Prior to her gallery ownership, she operated a Sedro-Woolley gift boutique, Nor-Bren Interiors, and later, also with Gugel, Tea Roses and Turnips of La Conner, which paired the diverse styles of Victorian and country, again achieving the characteristic Snyder feat of forging unlikely unions.

Artful Living indulges Snyder’s playful spirit as well. She features a calypso array of area rugs derived from T-shirt swatches, and since they are exceedingly soft and richly textured, she laughingly urges customers to remove their shoes and socks so they can properly feel them.

On a nearby shelf, a striking beaded bag invites closer scrutiny. It’s too large for coins and too small for essentials; it’s a cell-phone bag that’s both practical and beautiful.

Artful Living persuasively lauds the merits of beauty and style. Often, customers come in seeking a gift for another and leave with one for themselves as well. It seems fitting. Since a thing of beauty nourishes the soul, it’s hard to overlook one’s own clamoring spirit.

 

Vital Chiropractic

Owners: Cheryl L. Schmitt, DC and Robert J. Schmitt, DC
Address: 1509-C Riverside Drive, Mount Vernon, WA 98273
Phone: 848-6755
Start date: Aug. 4, 2000

Viewed through one lens, we’re a slouching soda-pop-and-potato-chip-prone culture with the TV remote wedged firmly in hand.

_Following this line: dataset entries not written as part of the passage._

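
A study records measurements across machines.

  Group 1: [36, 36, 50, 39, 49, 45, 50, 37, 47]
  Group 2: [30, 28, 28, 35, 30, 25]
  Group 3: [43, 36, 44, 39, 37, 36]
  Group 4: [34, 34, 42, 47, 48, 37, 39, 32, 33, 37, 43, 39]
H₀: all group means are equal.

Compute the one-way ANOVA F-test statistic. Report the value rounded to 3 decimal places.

test statistic = 9.316

Group means [43.22, 29.33, 39.17, 38.75], grand mean 38.333
SSB = Σnᵢ(x̄ᵢ−x̄)² = 707.361; SSW = ΣΣ(x−x̄ᵢ)² = 733.972
MSB = 707.361/3 = 235.7870; MSW = 733.972/29 = 25.3094
F = MSB/MSW = 9.3162
df = (3, 29)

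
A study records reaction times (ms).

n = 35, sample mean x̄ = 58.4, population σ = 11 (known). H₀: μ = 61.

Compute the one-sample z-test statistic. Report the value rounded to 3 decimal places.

test statistic = -1.398

SE = σ/√n = 11/√35 = 1.8593
z = (x̄−μ₀)/SE = (58.4−61)/1.8593 = -1.3983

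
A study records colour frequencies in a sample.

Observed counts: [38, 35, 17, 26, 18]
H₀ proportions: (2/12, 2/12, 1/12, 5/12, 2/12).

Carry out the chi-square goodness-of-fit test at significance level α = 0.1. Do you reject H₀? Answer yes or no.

reject H₀: yes

n = 134; E_i = n·p_i = [22.33, 22.33, 11.17, 55.83, 22.33]
χ² = (38−22.33)²/22.33 + (35−22.33)²/22.33 + (17−11.17)²/11.17 + (26−55.83)²/55.83 + (18−22.33)²/22.33 = 38.0030
df = 4
p-value (upper-tail) = 0.00000
At α=0.1: p < α → reject H₀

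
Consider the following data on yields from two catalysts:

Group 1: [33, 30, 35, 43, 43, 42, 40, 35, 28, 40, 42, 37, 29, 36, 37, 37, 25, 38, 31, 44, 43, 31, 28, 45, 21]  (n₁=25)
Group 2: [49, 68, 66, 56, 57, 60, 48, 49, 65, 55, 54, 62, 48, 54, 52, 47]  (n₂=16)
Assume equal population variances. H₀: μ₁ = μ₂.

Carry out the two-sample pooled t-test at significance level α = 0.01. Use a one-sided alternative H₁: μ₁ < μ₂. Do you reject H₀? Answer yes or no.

x̄₁=35.720, s₁=6.523, n₁=25
x̄₂=55.625, s₂=6.869, n₂=16
s_p² = [24·6.523² + 15·6.869²]/39 = 44.3279
SE = √(s_p²·(1/25+1/16)) = 2.1316
t = (35.720−55.625)/2.1316 = -9.3382
df = 39
p-value (one-sided, H₁ less) = 0.00000
At α=0.01: p < α → reject H₀

reject H₀: yes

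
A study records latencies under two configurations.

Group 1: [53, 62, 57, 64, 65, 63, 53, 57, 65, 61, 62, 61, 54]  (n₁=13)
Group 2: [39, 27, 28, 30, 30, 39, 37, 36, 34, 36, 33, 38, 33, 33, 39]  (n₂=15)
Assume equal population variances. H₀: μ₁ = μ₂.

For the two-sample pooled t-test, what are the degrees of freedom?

df = n₁ + n₂ − 2 = 13 + 15 − 2 = 26

degrees of freedom = 26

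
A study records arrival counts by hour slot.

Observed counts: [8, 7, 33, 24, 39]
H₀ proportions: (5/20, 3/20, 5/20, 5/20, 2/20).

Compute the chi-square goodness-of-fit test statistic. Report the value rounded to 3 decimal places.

test statistic = 91.276

n = 111; E_i = n·p_i = [27.75, 16.65, 27.75, 27.75, 11.10]
χ² = (8−27.75)²/27.75 + (7−16.65)²/16.65 + (33−27.75)²/27.75 + (24−27.75)²/27.75 + (39−11.10)²/11.10 = 91.2763
df = 4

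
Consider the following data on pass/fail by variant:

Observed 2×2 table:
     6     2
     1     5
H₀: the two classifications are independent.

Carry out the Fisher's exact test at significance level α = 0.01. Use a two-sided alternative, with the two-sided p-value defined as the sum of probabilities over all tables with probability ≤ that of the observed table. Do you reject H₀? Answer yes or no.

reject H₀: no

Margins: r₁=8, r₂=6, c₁=7, c₂=7, n=14
p_obs = C(8,6)·C(6,1)/C(14,7); sum pmf over tables with pmf ≤ p_obs
p-value (two-sided) = 0.10256
At α=0.01: p ≥ α → fail to reject H₀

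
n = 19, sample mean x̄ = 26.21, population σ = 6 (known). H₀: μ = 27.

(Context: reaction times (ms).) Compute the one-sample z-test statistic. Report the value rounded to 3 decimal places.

test statistic = -0.574

SE = σ/√n = 6/√19 = 1.3765
z = (x̄−μ₀)/SE = (26.21−27)/1.3765 = -0.5739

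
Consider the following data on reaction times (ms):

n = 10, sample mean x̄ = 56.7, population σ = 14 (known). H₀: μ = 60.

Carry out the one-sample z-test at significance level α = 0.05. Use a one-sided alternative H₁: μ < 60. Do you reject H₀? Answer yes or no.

reject H₀: no

SE = σ/√n = 14/√10 = 4.4272
z = (x̄−μ₀)/SE = (56.7−60)/4.4272 = -0.7454
p-value (one-sided, H₁ less) = 0.22802
At α=0.05: p ≥ α → fail to reject H₀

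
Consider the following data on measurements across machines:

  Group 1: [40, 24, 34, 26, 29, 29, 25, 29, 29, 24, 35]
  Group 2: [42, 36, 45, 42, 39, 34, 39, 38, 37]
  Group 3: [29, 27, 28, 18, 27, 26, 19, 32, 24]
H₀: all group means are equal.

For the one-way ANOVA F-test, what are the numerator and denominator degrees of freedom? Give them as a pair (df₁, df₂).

k = 3 groups, N = 29 total
df = (k−1, N−k) = (3−1, 29−3) = (2, 26)

degrees of freedom = [2, 26]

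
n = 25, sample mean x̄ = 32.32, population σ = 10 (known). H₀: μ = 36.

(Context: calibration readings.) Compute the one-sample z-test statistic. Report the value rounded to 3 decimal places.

test statistic = -1.840

SE = σ/√n = 10/√25 = 2.0000
z = (x̄−μ₀)/SE = (32.32−36)/2.0000 = -1.8400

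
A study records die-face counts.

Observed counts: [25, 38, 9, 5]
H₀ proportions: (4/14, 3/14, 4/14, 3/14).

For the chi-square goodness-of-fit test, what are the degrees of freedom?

degrees of freedom = 3

df = k − 1 = 4 − 1 = 3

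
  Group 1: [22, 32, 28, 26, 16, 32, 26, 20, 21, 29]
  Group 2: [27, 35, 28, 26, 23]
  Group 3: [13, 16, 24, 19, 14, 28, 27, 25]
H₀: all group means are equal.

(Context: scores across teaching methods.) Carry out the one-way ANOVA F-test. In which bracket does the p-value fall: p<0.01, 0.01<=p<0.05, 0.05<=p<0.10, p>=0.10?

p-value bracket: 0.05<=p<0.10

Group means [25.20, 27.80, 20.75], grand mean 24.217
SSB = Σnᵢ(x̄ᵢ−x̄)² = 170.013; SSW = ΣΣ(x−x̄ᵢ)² = 585.900
MSB = 170.013/2 = 85.0065; MSW = 585.900/20 = 29.2950
F = MSB/MSW = 2.9017
df = (2, 20)
p-value (upper-tail) = 0.07826
→ bracket: 0.05<=p<0.10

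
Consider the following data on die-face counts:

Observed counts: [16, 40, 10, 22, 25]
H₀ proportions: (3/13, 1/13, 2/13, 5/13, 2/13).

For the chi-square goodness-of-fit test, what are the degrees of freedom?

degrees of freedom = 4

df = k − 1 = 5 − 1 = 4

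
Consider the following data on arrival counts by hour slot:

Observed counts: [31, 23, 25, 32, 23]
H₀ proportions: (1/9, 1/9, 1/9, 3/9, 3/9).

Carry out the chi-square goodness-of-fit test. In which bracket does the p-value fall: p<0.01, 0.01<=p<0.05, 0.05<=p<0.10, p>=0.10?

p-value bracket: p<0.01

n = 134; E_i = n·p_i = [14.89, 14.89, 14.89, 44.67, 44.67]
χ² = (31−14.89)²/14.89 + (23−14.89)²/14.89 + (25−14.89)²/14.89 + (32−44.67)²/44.67 + (23−44.67)²/44.67 = 42.8209
df = 4
p-value (upper-tail) = 0.00000
→ bracket: p<0.01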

A sunnier view regards the national preoccupation with bottled water, organic vegetables and fitness centers as a steely dedication to good health.

At Vital Chiropractic, one cannot help but be infused with the spirit of healing and rejuvenated by the message that health truly springs from within.

At Vital Chiropractic, 1509 Riverside Drive in Mount Vernon, Cheryl L. and Robert J. Schmitt embrace the more hopeful view that we are indeed a health-seeking culture.

“Chiropractic care isn’t just for neck and back pain; it really addresses your whole body’s health,” Robert Schmitt asserts.

Both doctors of chiropractic (DCs) dedicate their life work to the restoration and maintenance of general health through regular chiropractic care.

Chiropractors examine the spine for the presence of a “vertebral subluxation,” a spinal bone that is out of alignment and therefore causes a disturbance in the nervous system. Wherever a subluxation is present, the brain cannot convey the vital messages to the body as well as it should. Vertebral subluxations lead to both a lack of health and/or a decrease in the patient’s expression of life. With subluxations, there may not even be signs or symptoms present yet to alert the patient that a problem lurks — symptoms are the last stage of sickness and disease. When a subluxation is detected, the chiropractor manually corrects the misalignment by performing an “adjustment” on the spine.

The basis of chiropractic care urges regular examinations and adjustments to prevent disease and maintain health. This approach is in stark contrast to the medical community’s focus on sick care.

The Schmitts met during their chiropractic studies at Palmer College in Davenport, Iowa.

“The chiropractic curriculum is a rigorous postgraduate course with five years of academic work compressed into a 3 1/2-year period,” Cheryl Schmitt explains.

Upon completion of their DC degrees, they traveled to Helena, Mont., to seek work, but opened their joint practice in Mount Vernon last summer. Both have undergone additional training in the use of the Gonstad technique, a specialized system of analysis and correction. The Schmitts also offer their patients a sophisticated spinal assessment that relies on a computer program working in tandem with thermography and surface electromyography. Patients benefit from this advanced technology for both evaluation and ongoing monitoring.

Cheryl and Robert promote family care in their practice. Many adult patients eventually bring their children in for care. Patients currently range in age from 2 1/2 to 70. Cheryl particularly enjoys working with pediatric patients.

“They respond really quickly. They seem to have less ear infections, get over colds quicker and are generally healthier,” she notes.

Since insurance reimbursement continues to be based on the medical model of symptom relief rather than optimizing health, Vital Chiropractic does not belong to any insurance plans but instead provides family wellness payment programs.